With advances in cancer epigenetics, hypomethylating agents were found to be beneficial for elderly AML patients [33]. Furthermore, a recent trial, phase 3 VIALE-A revealed that venetoclax plus azacitidine prolonged OS significantly more than a placebo plus azacitidine in untreated AML patients who were unsuitable candidates for standard induction therapy [34]. This combination of BCL-2 inhibitors and hypomethylating agents is the standard of care for elderly and unfit AML patients. According to a post hoc analysis from the VIALE-A trial, G-CSF was frequently used per institutional practices post-remission to manage neutropenia. The use of G-CSF was associated with shorter durations of Grade 3–4 neutropenia and FN with its use first post-remission, without evidence of a negative impact on OS [35]. However, further studies are needed due to the lack of evidence on the benefits of using G-CSF as primary prophylaxis in this setting.

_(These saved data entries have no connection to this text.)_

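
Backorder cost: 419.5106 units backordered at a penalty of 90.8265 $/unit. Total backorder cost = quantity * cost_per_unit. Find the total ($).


Total = 419.5106 * 90.8265 = 38102.6795

38102.6795 $


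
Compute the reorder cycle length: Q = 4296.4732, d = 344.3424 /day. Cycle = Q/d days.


Cycle = 4296.4732 / 344.3424 = 12.4773

12.4773 days


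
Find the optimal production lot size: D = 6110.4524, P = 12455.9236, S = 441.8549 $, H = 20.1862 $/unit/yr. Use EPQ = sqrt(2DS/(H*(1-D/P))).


1 - D/P = 1 - 0.4906 = 0.5094
H*(1-D/P) = 10.2835
2DS = 5399866.6683
EPQ = sqrt(525098.1922) = 724.6366

724.6366 units


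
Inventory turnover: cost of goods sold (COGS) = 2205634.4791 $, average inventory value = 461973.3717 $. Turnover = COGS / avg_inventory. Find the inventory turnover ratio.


Turnover = 2205634.4791 / 461973.3717 = 4.7744

4.7744


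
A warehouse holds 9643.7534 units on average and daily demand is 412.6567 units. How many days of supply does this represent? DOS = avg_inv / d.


DOS = 9643.7534 / 412.6567 = 23.3699

23.3699 days


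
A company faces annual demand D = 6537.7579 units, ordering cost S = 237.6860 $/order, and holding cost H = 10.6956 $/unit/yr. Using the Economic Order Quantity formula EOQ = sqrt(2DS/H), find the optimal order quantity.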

Overall, the results of this systematic review and meta-analysis confirm and update previous findings on the efficacy and safety of G-CSF. However, several limitations need to be considered. Heterogeneity existed in the time to recovery of the absolute neutrophil count (ANC) or the depth of the ANC nadir. Furthermore, due to older literature in reviewed articles, different baseline characteristics, such as chromosomal abnormalities or the gene mutation status, may have affected the outcomes of patients’ responses to induction therapy and produced heterogeneity in clinical outcomes. Moreover, most articles lacked a further distinction between groups by the number expressing G-CSFRs or differences in the isoforms of G-CSFRs, thereby limiting stratified analyses. In addition, most of the literature retrieved in the present study was more than 10 years old. Recent prospective randomized trials in this area have not investigated the clinical significance of using G-CSF because the risk of FN is associated with the dose intensity of the treatment regimen and is higher in AML than in other tumors. Furthermore, the benefits of G-CSF include not only improvements in the prognosis of patients with risk factors by preventing FN, but also non-clinical aspects, such as its social contribution by allowing patients to return to society as well as the social benefit of reducing the burden on patients’ caregivers. A recent economic analysis suggested the potential of G-CSF as a cost-saving treatment when the risk of FN is approximately 17–20% [36]. Therefore, recent studies on AML in this area are limited.

Conclusions

Primary prophylaxis with G-CSF did not correlate with infection-related mortality in adult AML patients receiving remission induction therapy; however, G-CSF significantly shortened the duration of neutropenia. Furthermore, primary prophylaxis with G-CSF did not affect disease progression/recurrence, OS, or adverse events, such as musculoskeletal pain. Therefore, the use of G-CSF as a primary prophylactic during induction therapy only needs to be considered for adult AML patients who are at a high risk of infectious complications.